Seventy-two years after two torpedoes fired from a Japanese submarine sunk cruiser USS Indianapolis (CA-35), the ship’s wreckage was found resting on the seafloor on Saturday – more than 18,000 feet below the Pacific Ocean’s surface.
Paul Allen, Microsoft co-founder and billionaire philanthropist, led a search team, assisted by historians from the Naval History and Heritage Command (NHHC) in Washington, D.C., to accomplish what past searches had failed to do – find Indianapolis, considered the last great naval tragedy of World War II.

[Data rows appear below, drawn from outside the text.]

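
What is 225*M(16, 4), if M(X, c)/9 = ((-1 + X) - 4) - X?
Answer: -10125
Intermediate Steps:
M(X, c) = -45 (M(X, c) = 9*(((-1 + X) - 4) - X) = 9*((-5 + X) - X) = 9*(-5) = -45)
225*M(16, 4) = 225*(-45) = -10125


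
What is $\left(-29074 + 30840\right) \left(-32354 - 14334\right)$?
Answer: $-82451008$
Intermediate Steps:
$\left(-29074 + 30840\right) \left(-32354 - 14334\right) = 1766 \left(-46688\right) = -82451008$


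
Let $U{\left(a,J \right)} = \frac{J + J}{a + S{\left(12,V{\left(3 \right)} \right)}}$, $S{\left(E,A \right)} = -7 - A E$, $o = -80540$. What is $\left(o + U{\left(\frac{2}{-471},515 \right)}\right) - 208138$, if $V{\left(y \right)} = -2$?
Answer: $- \frac{462076452}{1601} \approx -2.8862 \cdot 10^{5}$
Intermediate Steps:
$S{\left(E,A \right)} = -7 - A E$
$U{\left(a,J \right)} = \frac{2 J}{17 + a}$ ($U{\left(a,J \right)} = \frac{J + J}{a - \left(7 - 24\right)} = \frac{2 J}{a + \left(-7 + 24\right)} = \frac{2 J}{a + 17} = \frac{2 J}{17 + a}$)
$\left(o + U{\left(\frac{2}{-471},515 \right)}\right) - 208138 = \left(-80540 + 2 \cdot 515 \frac{1}{17 + \frac{2}{-471}}\right) - 208138 = \left(-80540 + 2 \cdot 515 \frac{1}{17 + 2 \left(- \frac{1}{471}\right)}\right) - 208138 = \left(-80540 + 2 \cdot 515 \frac{1}{17 - \frac{2}{471}}\right) - 208138 = \left(-80540 + 2 \cdot 515 \frac{1}{\frac{8005}{471}}\right) - 208138 = \left(-80540 + 2 \cdot 515 \cdot \frac{471}{8005}\right) - 208138 = \left(-80540 + \frac{97026}{1601}\right) - 208138 = - \frac{128847514}{1601} - 208138 = - \frac{462076452}{1601}$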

— Paul Allen (@PaulGAllen) August 19, 2017
“To be able to honor the brave men of the USS Indianapolis and their families through the discovery of a ship that played such a significant role in ending World War II is truly humbling,” said Allen in a statement provided to USNI News on Saturday.
“As Americans, we all owe a debt of gratitude to the crew for their courage, persistence and sacrifice in the face of horrendous circumstances. While our search for the rest of the wreckage will continue, I hope everyone connected to this historic ship will feel some measure of closure at this discovery so long in coming.”
On July 30, 1945, what turned out to be the final days of World War II, Indianapolis had just completed a secret mission to the island Tinian, delivering components of the atomic bomb “Little Boy” dropped on Hiroshima which would ultimately help end the war. The ship sunk in 12 minutes, before a distress signal could be sent or much of the life-saving equipment was deployed, according to a statement from the Naval History and Heritage Command in Washington, D.C. Because of the secrecy surrounding the mission, the ship wasn’t listed as overdue.
Around 800 of the ship’s 1,196 sailors and Marines survived the sinking, but after four to five days in the water, suffering exposure, dehydration, drowning, and shark attacks, only 316 survived.
“I’m very happy that they found it. It’s been a long 72 years coming,” said a statement released by Indianapolis survivor Arthur Leenerman, 93 years-old from Mahomet, Ill. “I have wished for years that they would find it. The lost at sea families will feel pretty sad but I think finding the ship will also give them some closure. I’m glad that the search was successful. It will be interesting to see where it was found and how deep it was resting.”
The ship’s story has become part folklore, thanks in large part to the chilling monologue in the 1975 film “Jaws” when fisherman Quint tells about being aboard Indianapolis when it was sunk.
Allen’s break came a year ago when Richard Hulver, a NHHC historian, discovered records from amphibious landing ship USS LST-779 that recorded a sighting of Indianapolis hours before it was torpedoed, according to a statement from NHHC. Hulver’s research led to a new search area west of the original presumed position. Still, the new search area was in 600 square-miles of open North Pacific Ocean water.
“Teams have tried to find Indianapolis in the past, but failed, partly because she is over two miles down, but also because they were looking in the wrong place,” wrote Hulver in an analysis of the new information published by NHHC last summer. “Historical records specifying the sinking location do not exist, as no distress signal providing the location of Indianapolis was received. Allied intelligence recovered I-58’s message to Tokyo confirming the kill, but failed to identify a specific ship or recover the position given by the Japanese.”
Allen’s 13-person expedition team, on the R/V Petrel is in the process of surveying the full site and will conduct a live tour of the wreckage in the next few weeks. They are complying with U.S. law and respecting the sunken ship as a war grave, taking care not to disturb the site. The Indianapolis remains the property of the U.S. Navy and its location will remain confidential and restricted by the Navy.
The crew of the R/V Petrel has collaborated with Navy authorities throughout its search operations and will continue to work on plans to honor the 19 crew members still alive today, as well as the families of all those who served on the highly decorated cruiser.